Which can be written a little more nicely:

$x\omega^2-gy'=\ddot x(1+y'^2)+\dot x \dot y'y'$

4. The attempt at a Lagrangian Solution:
For the Lagrangian, I get $L=\frac{m}{2}(x^2\omega^2+v^2)-mgy$

Where v is the speed as before: $v=\frac{\dot x}{\cos(\tan^{-1}(y'))}=\dot x\sqrt{1+y'^2}$

So $L=\frac{m}{2}(x^2\omega^2+\dot x^2(1+y'^2))-mgy$

Then the E-L equation gives:

$\frac{ \partial L}{\partial x}=m(\omega^2x-gy')=\frac{d}{dt}\big (\frac{ \partial L}{\partial \dot x} \big ) = \frac{d}{dt}\big ( m\dot x(1+y'^2)\big ) =m\big (\ddot x(1+y'^2)+2\dot x \dot y' y' \big )$

$x\omega^2-gy'=x(1+y'^2)+2\dot x \dot y' y'$
The right-most term differs by a factor of 2 from the Newtonian method. I can't seem to find the reason for this discrepancy; the force equation seems right to me.

 

[TSny]

In the E-L approach, did you take into account that $y'$ is a function of $x$?

 

[Nathanael]

In the E-L approach, did you take into account that $y'$ is a function of $x$?

Ohh, so it should have been: $\frac{ \partial L}{\partial x}=m(\omega^2x-gy'+\dot x^2y'y'')$

Then by the chain rule: $\dot x y''=\dot y'$

Thus: $\frac{ \partial L}{\partial x}=m(\omega^2x-gy'+\dot x\dot y'y')$

Which leaves the equation the same as in the Newtonian approach.

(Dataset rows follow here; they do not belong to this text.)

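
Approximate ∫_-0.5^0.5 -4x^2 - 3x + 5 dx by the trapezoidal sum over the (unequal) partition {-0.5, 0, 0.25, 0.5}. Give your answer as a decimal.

4.5625

Subinterval widths: 0.5, 0.25, 0.25.
f(-0.5) = 5.5, f(0) = 5, f(0.25) = 4, f(0.5) = 2.5.
On each subinterval the trapezoid contributes (Δx_i/2)·[f(x_{i-1}) + f(x_i)].
Sum = 4.5625.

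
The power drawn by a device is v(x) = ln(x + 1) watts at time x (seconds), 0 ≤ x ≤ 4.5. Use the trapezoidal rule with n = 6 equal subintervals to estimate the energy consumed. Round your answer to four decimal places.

4.8385

Δx = (4.5 − 0)/6 = 0.75.
v(0) ≈ 0.0000, v(0.75) ≈ 0.5596, v(1.5) ≈ 0.9163, v(2.25) ≈ 1.1787, v(3) ≈ 1.3863, v(3.75) ≈ 1.5581, v(4.5) ≈ 1.7047.
T_6 = (Δx/2)·[v(x_0) + 2v(x_1) + ... + 2v(x_{5}) + v(x_6)].
Sum ≈ 4.8385.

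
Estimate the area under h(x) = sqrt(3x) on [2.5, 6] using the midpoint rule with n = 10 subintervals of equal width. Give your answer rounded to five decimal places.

12.40720

Δx = (6 − 2.5)/10 = 0.35.
Midpoints: 2.675, 3.025, 3.375, 3.725, 4.075, 4.425, 4.775, 5.125, 5.475, 5.825.
h(2.675) ≈ 2.83284, h(3.025) ≈ 3.01247, h(3.375) ≈ 3.18198, h(3.725) ≈ 3.34290, h(4.075) ≈ 3.49643, h(4.425) ≈ 3.64349, h(4.775) ≈ 3.78484, h(5.125) ≈ 3.92110, h(5.475) ≈ 4.05278, h(5.825) ≈ 4.18031.
Sum = Δx · [h(2.675) + h(3.025) + h(3.375) + ...].
Sum ≈ 12.40720.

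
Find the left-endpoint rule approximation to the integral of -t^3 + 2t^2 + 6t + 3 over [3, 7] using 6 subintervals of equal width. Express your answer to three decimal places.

Δt = (7 − 3)/6 = 2/3.
Left endpoints: 3, 11/3, 13/3, 5, 17/3, 19/3.
f(3) = 12, f(11/3) = 70/27, f(13/3) = -400/27, f(5) = -42, f(17/3) = -2180/27, f(19/3) = -3586/27.
Sum = Δt · [f(3) + f(11/3) + f(13/3) + ...].
Sum ≈ -170.519.

-170.519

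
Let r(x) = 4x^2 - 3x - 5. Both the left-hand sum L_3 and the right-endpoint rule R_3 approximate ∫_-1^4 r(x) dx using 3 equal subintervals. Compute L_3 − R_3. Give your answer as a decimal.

L_3 ≈ 10.925926.
R_3 ≈ 85.925926.
L_3 − R_3 = -75.

-75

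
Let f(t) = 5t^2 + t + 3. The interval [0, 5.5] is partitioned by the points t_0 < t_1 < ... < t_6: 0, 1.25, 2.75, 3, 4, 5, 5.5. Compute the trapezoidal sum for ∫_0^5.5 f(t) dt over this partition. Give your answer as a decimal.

315.140625

Subinterval widths: 1.25, 1.5, 0.25, 1, 1, 0.5.
f(0) = 3, f(1.25) = 12.0625, f(2.75) = 43.5625, f(3) = 51, f(4) = 87, f(5) = 133, f(5.5) = 159.75.
On each subinterval the trapezoid contributes (Δt_i/2)·[f(t_{i-1}) + f(t_i)].
Sum = 315.140625.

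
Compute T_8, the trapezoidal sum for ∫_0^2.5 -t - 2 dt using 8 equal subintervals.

-8.125

Δt = (2.5 − 0)/8 = 0.3125.
f(0) = -2, f(0.3125) = -2.3125, f(0.625) = -2.625, f(0.9375) = -2.9375, f(1.25) = -3.25, f(1.5625) = -3.5625, f(1.875) = -3.875, f(2.1875) = -4.1875, f(2.5) = -4.5.
T_8 = (Δt/2)·[f(t_0) + 2f(t_1) + ... + 2f(t_{7}) + f(t_8)].
Sum = -8.125.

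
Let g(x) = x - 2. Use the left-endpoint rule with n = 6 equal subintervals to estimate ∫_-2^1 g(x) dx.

Δx = (1 − (-2))/6 = 0.5.
Left endpoints: -2, -1.5, -1, -0.5, 0, 0.5.
g(-2) = -4, g(-1.5) = -3.5, g(-1) = -3, g(-0.5) = -2.5, g(0) = -2, g(0.5) = -1.5.
Sum = Δx · [g(-2) + g(-1.5) + g(-1) + ...].
Sum = -8.25.

-8.25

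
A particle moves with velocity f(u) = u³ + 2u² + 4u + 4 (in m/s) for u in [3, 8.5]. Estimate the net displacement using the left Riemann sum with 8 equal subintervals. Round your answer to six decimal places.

1580.151611

Δu = (8.5 − 3)/8 = 0.6875.
Left endpoints: 3, 3.6875, 4.375, 5.0625, 5.75, 6.4375, 7.125, 7.8125.
f(3) = 61, f(3.6875) = 393571/4096, f(4.375) = 73483/512, f(5.0625) = 840721/4096, f(5.75) = 283.234375, f(6.4375) = 1554071/4096, f(7.125) = 253817/512, f(7.8125) = 2597509/4096.
Sum = Δu · [f(3) + f(3.6875) + f(4.375) + ...].
Sum ≈ 1580.151611.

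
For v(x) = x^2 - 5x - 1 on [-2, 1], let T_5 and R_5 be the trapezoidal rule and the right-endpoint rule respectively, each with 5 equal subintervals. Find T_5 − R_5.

5.4

T_5 = 7.68.
R_5 = 2.28.
T_5 − R_5 = 5.4.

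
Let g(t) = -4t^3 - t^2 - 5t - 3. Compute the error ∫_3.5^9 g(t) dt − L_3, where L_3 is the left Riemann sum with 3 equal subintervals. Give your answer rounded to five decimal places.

-2369.86343

Exact integral: ∫_3.5^9 g(t) dt ≈ -6828.0208333.
L_3 ≈ -4458.1574074.
Error ≈ -6828.0208333 − (-4458.1574074) ≈ -2369.86343.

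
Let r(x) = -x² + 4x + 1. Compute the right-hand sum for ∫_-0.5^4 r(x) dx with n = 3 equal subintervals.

Δx = (4 − (-0.5))/3 = 1.5.
Right endpoints: 1, 2.5, 4.
r(1) = 4, r(2.5) = 4.75, r(4) = 1.
Sum = Δx · [r(1) + r(2.5) + r(4)].
Sum = 14.625.

14.625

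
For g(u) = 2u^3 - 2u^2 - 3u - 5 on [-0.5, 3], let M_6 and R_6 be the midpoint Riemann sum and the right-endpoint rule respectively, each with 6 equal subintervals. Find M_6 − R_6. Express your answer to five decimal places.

-9.29384

M_6 ≈ -8.7854456.
R_6 ≈ 0.5083912.
M_6 − R_6 ≈ -9.29384.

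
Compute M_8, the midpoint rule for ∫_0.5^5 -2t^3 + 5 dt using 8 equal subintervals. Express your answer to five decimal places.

Δt = (5 − 0.5)/8 = 0.5625.
Midpoints: 0.78125, 1.34375, 1.90625, 2.46875, 3.03125, 3.59375, 4.15625, 4.71875.
f(0.78125) = 66295/16384, f(1.34375) = 2413/16384, f(1.90625) = -145061/16384, f(2.46875) = -411119/16384, f(3.03125) = -830753/16384, f(3.59375) = -1438955/16384, f(4.15625) = -2270717/16384, f(4.71875) = -3361031/16384.
Sum = Δt · [f(0.78125) + f(1.34375) + f(1.90625) + ...].
Sum ≈ -288.01099.

-288.01099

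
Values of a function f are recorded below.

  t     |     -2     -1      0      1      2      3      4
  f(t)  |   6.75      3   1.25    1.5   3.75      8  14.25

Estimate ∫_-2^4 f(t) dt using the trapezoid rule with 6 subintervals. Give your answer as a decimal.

28

Δt = 1.
T_6 = (1/2)·[6.75 + 2·3 + 2·1.25 + 2·1.5 + 2·3.75 + 2·8 + 14.25] = 28.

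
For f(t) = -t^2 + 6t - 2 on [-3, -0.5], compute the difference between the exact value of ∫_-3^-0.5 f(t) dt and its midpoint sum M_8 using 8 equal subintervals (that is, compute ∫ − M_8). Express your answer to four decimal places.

Exact integral: ∫_-3^-0.5 f(t) dt ≈ -40.208333.
M_8 ≈ -40.187988.
Error ≈ -40.208333 − (-40.187988) ≈ -0.0203.

-0.0203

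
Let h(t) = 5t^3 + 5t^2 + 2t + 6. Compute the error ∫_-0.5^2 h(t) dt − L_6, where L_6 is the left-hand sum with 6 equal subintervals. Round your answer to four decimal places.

Exact integral: ∫_-0.5^2 h(t) dt ≈ 52.213542.
L_6 ≈ 39.977575.
Error ≈ 52.213542 − 39.977575 ≈ 12.2360.

12.2360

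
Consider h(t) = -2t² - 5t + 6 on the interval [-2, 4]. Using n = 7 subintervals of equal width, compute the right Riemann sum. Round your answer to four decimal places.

-66.6122

Δt = (4 − (-2))/7 = 6/7.
Right endpoints: -8/7, -2/7, 4/7, 10/7, 16/7, 22/7, 4.
h(-8/7) = 446/49, h(-2/7) = 356/49, h(4/7) = 122/49, h(10/7) = -256/49, h(16/7) = -778/49, h(22/7) = -1444/49, h(4) = -46.
Sum = Δt · [h(-8/7) + h(-2/7) + h(4/7) + ...].
Sum ≈ -66.6122.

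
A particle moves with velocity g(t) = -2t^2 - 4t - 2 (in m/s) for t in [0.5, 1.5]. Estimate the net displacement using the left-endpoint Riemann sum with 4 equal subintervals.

-7.1875

Δt = (1.5 − 0.5)/4 = 0.25.
Left endpoints: 0.5, 0.75, 1, 1.25.
g(0.5) = -4.5, g(0.75) = -6.125, g(1) = -8, g(1.25) = -10.125.
Sum = Δt · [g(0.5) + g(0.75) + g(1) + g(1.25)].
Sum = -7.1875.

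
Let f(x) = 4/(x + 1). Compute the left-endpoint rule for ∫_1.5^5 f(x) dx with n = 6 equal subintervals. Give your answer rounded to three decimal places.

3.789

Δx = (5 − 1.5)/6 = 7/12.
Left endpoints: 1.5, 25/12, 8/3, 3.25, 23/6, 53/12.
f(1.5) = 1.6, f(25/12) = 48/37, f(8/3) = 12/11, f(3.25) = 16/17, f(23/6) = 24/29, f(53/12) = 48/65.
Sum = Δx · [f(1.5) + f(25/12) + f(8/3) + ...].
Sum ≈ 3.789.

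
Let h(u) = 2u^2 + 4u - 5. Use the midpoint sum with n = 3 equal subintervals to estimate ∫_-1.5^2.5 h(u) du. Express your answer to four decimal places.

Δu = (2.5 − (-1.5))/3 = 4/3.
Midpoints: -5/6, 0.5, 11/6.
h(-5/6) = -125/18, h(0.5) = -2.5, h(11/6) = 163/18.
Sum = Δu · [h(-5/6) + h(0.5) + h(11/6)].
Sum ≈ -0.5185.

-0.5185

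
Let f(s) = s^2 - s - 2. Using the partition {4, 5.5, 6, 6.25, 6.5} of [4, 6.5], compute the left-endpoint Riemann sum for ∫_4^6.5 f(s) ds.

Subinterval widths: 1.5, 0.5, 0.25, 0.25.
Left endpoints: 4, 5.5, 6, 6.25.
f(4) = 10, f(5.5) = 22.75, f(6) = 28, f(6.25) = 30.8125.
Sum = Σ Δs_i · f(s_i).
Sum = 41.078125.

41.078125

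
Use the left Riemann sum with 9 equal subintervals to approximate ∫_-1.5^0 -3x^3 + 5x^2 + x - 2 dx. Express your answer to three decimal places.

Δx = (0 − (-1.5))/9 = 1/6.
Left endpoints: -1.5, -4/3, -7/6, -1, -5/6, -2/3, -0.5, -1/3, -1/6.
f(-1.5) = 17.875, f(-4/3) = 38/3, f(-7/6) = 605/72, f(-1) = 5, f(-5/6) = 2.375, f(-2/3) = 4/9, f(-0.5) = -0.875, f(-1/3) = -5/3, f(-1/6) = -145/72.
Sum = Δx · [f(-1.5) + f(-4/3) + f(-7/6) + ...].
Sum ≈ 7.035.

7.035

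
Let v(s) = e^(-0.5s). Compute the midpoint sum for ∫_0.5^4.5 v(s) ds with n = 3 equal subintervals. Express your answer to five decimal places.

Δs = (4.5 − 0.5)/3 = 4/3.
Midpoints: 7/6, 2.5, 23/6.
v(7/6) ≈ 0.55804, v(2.5) ≈ 0.28650, v(23/6) ≈ 0.14710.
Sum = Δs · [v(7/6) + v(2.5) + v(23/6)].
Sum ≈ 1.32218.

1.32218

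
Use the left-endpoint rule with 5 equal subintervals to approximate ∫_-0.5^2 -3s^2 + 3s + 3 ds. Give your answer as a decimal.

Δs = (2 − (-0.5))/5 = 0.5.
Left endpoints: -0.5, 0, 0.5, 1, 1.5.
f(-0.5) = 0.75, f(0) = 3, f(0.5) = 3.75, f(1) = 3, f(1.5) = 0.75.
Sum = Δs · [f(-0.5) + f(0) + f(0.5) + f(1) + f(1.5)].
Sum = 5.625.

5.625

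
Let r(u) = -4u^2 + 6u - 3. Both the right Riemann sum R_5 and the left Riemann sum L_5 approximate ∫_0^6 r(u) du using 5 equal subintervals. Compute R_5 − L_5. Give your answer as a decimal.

R_5 = -268.56.
L_5 = -138.96.
R_5 − L_5 = -129.6.

-129.6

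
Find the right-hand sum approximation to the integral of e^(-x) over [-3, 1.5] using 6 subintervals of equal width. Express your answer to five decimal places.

13.33644

Δx = (1.5 − (-3))/6 = 0.75.
Right endpoints: -2.25, -1.5, -0.75, 0, 0.75, 1.5.
f(-2.25) ≈ 9.48774, f(-1.5) ≈ 4.48169, f(-0.75) ≈ 2.11700, f(0) ≈ 1.00000, f(0.75) ≈ 0.47237, f(1.5) ≈ 0.22313.
Sum = Δx · [f(-2.25) + f(-1.5) + f(-0.75) + ...].
Sum ≈ 13.33644.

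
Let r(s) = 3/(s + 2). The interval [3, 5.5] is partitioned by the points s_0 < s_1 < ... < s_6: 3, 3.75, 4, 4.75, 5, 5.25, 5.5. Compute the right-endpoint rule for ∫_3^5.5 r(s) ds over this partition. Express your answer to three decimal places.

Subinterval widths: 0.75, 0.25, 0.75, 0.25, 0.25, 0.25.
Right endpoints: 3.75, 4, 4.75, 5, 5.25, 5.5.
r(3.75) = 12/23, r(4) = 0.5, r(4.75) = 4/9, r(5) = 3/7, r(5.25) = 12/29, r(5.5) = 0.4.
Sum = Σ Δs_i · r(s_i).
Sum ≈ 1.160.

1.160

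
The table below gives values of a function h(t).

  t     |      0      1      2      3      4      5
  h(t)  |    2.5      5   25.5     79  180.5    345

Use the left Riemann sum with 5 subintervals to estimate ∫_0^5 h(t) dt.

292.5

Δt = 1.
Sum = 1·[2.5 + 5 + 25.5 + 79 + 180.5] = 292.5.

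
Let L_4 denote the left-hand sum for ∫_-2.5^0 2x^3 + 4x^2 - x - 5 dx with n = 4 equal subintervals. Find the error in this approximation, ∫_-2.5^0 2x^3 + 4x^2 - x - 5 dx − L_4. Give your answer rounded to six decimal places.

Exact integral: ∫_-2.5^0 f(x) dx ≈ -8.07291667.
L_4 ≈ -9.81445312.
Error ≈ -8.07291667 − (-9.81445312) ≈ 1.741536.

1.741536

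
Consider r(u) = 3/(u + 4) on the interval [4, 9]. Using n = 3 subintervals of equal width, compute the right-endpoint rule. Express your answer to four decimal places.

Δu = (9 − 4)/3 = 5/3.
Right endpoints: 17/3, 22/3, 9.
r(17/3) = 9/29, r(22/3) = 9/34, r(9) = 3/13.
Sum = Δu · [r(17/3) + r(22/3) + r(9)].
Sum ≈ 1.3430.

1.3430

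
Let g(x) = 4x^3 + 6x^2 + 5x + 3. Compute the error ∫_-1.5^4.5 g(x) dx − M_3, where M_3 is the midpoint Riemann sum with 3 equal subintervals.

Exact integral: ∫_-1.5^4.5 g(x) dx = 657.
M_3 = 609.
Error = 657 − 609 = 48.

48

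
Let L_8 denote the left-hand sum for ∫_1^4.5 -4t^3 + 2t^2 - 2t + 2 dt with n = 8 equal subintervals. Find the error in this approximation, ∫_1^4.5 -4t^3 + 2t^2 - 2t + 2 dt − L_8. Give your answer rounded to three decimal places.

Exact integral: ∫_1^4.5 f(t) dt ≈ -361.22917.
L_8 ≈ -292.72168.
Error ≈ -361.22917 − (-292.72168) ≈ -68.507.

-68.507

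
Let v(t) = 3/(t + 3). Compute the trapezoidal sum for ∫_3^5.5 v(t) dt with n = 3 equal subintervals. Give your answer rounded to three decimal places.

Δt = (5.5 − 3)/3 = 5/6.
v(3) = 0.5, v(23/6) = 18/41, v(14/3) = 9/23, v(5.5) = 6/17.
T_3 = (Δt/2)·[v(t_0) + 2v(t_1) + 2v(t_2) + v(t_3)].
Sum ≈ 1.047.

1.047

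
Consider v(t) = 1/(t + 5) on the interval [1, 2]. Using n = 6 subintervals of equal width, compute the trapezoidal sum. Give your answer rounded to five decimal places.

Δt = (2 − 1)/6 = 1/6.
v(1) = 1/6, v(7/6) = 6/37, v(4/3) = 3/19, v(1.5) = 2/13, v(5/3) = 0.15, v(11/6) = 6/41, v(2) = 1/7.
T_6 = (Δt/2)·[v(t_0) + 2v(t_1) + ... + 2v(t_{5}) + v(t_6)].
Sum ≈ 0.15417.

0.15417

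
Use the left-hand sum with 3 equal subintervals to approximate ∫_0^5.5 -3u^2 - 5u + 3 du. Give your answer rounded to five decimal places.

-126.34722

Δu = (5.5 − 0)/3 = 11/6.
Left endpoints: 0, 11/6, 11/3.
f(0) = 3, f(11/6) = -16.25, f(11/3) = -167/3.
Sum = Δu · [f(0) + f(11/6) + f(11/3)].
Sum ≈ -126.34722.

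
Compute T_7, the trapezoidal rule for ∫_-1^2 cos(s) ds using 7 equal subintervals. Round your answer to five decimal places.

1.72389

Δs = (2 − (-1))/7 = 3/7.
f(-1) ≈ 0.54030, f(-4/7) ≈ 0.84113, f(-1/7) ≈ 0.98981, f(2/7) ≈ 0.95946, f(5/7) ≈ 0.75556, f(8/7) ≈ 0.41500, f(11/7) ≈ -0.00063, f(2) ≈ -0.41615.
T_7 = (Δs/2)·[f(s_0) + 2f(s_1) + ... + 2f(s_{6}) + f(s_7)].
Sum ≈ 1.72389.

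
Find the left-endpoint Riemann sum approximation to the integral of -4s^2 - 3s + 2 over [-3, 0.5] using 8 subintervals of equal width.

-21.84765625

Δs = (0.5 − (-3))/8 = 0.4375.
Left endpoints: -3, -2.5625, -2.125, -1.6875, -1.25, -0.8125, -0.375, 0.0625.
f(-3) = -25, f(-2.5625) = -16.578125, f(-2.125) = -9.6875, f(-1.6875) = -4.328125, f(-1.25) = -0.5, f(-0.8125) = 1.796875, f(-0.375) = 2.5625, f(0.0625) = 1.796875.
Sum = Δs · [f(-3) + f(-2.5625) + f(-2.125) + ...].
Sum = -21.84765625.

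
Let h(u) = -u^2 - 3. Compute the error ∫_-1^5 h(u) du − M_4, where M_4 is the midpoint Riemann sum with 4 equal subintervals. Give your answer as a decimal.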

I'm used to the discrepancy being due to a mistake in the Newtonian approach... Now I know to be careful with the E-L approach too! Thanks TSny!

 

[TSny]

Looks good.

 

[TSny]

Even though they are equivalent, I like the form $\dot x^2y'y''$ rather than $\dot x\dot y'y'$ because $y'y''$ is just a function of $x$ that you can easily get from the curve $y(x)$.